Mathematics and Statistics

  • In the introductory course in Statistical Methods, students work in small groups to formulate a research question, collect and analyze relevant data, and present their results at a poster session.
  • The advanced course in Applied Statistics emphasizes interactive problem-solving using real data sets. In addition, students learn to write about the results of their statistical analyses in an informed and understandable manner.
  • The core courses in Analysis and Modern Algebra are both writing-intensive courses, with required problem sessions in which students work to develop their skills at writing mathematical proofs.
  • All senior mathematics majors enroll in Senior Conference, a supervised research experience that provides an opportunity to delve more deeply into a particular topic agreed on by the student and the instructor.

Physics and Astronomy

  • In a year-long advanced laboratory course, senior physics majors work in small teams with a faculty member to conduct four three-week laboratory projects in areas such as plasma physics, low temperature physics, nuclear physics, liquid crystals, optical pumping, optical tweezers, nuclear magnetic resonance, ultrafast lasers, and Raman spectroscopy. Each team works to gather preliminary data, decide on a project, begin to draft a report, take a final data set, perform some analysis, and prepare a final written report.

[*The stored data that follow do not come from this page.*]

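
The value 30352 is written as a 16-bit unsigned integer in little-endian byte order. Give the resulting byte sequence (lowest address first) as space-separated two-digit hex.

90 76

30352 in hexadecimal, padded to 16 bits, is 0x7690.
Split into bytes (most-significant first): 76 90.
Little-endian: lowest address holds the least-significant byte.
So at ascending addresses the bytes are 90 76.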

  • In virtually all courses in psychology, students develop skills for critiquing scientific literature and for developing research questions and hypotheses. In many courses, they develop research proposals.
  • All psychology majors take Research Design & Analysis, which teaches research methods in psychology. Students develop research questions/hypotheses they would like to examine, design a study, run the project, analyze data, and present their findings in (group) posters and (individual) journal article format papers.
  • Senior thesis projects and Research & Practica courses in many areas of psychology offer in-depth empirical research experiences.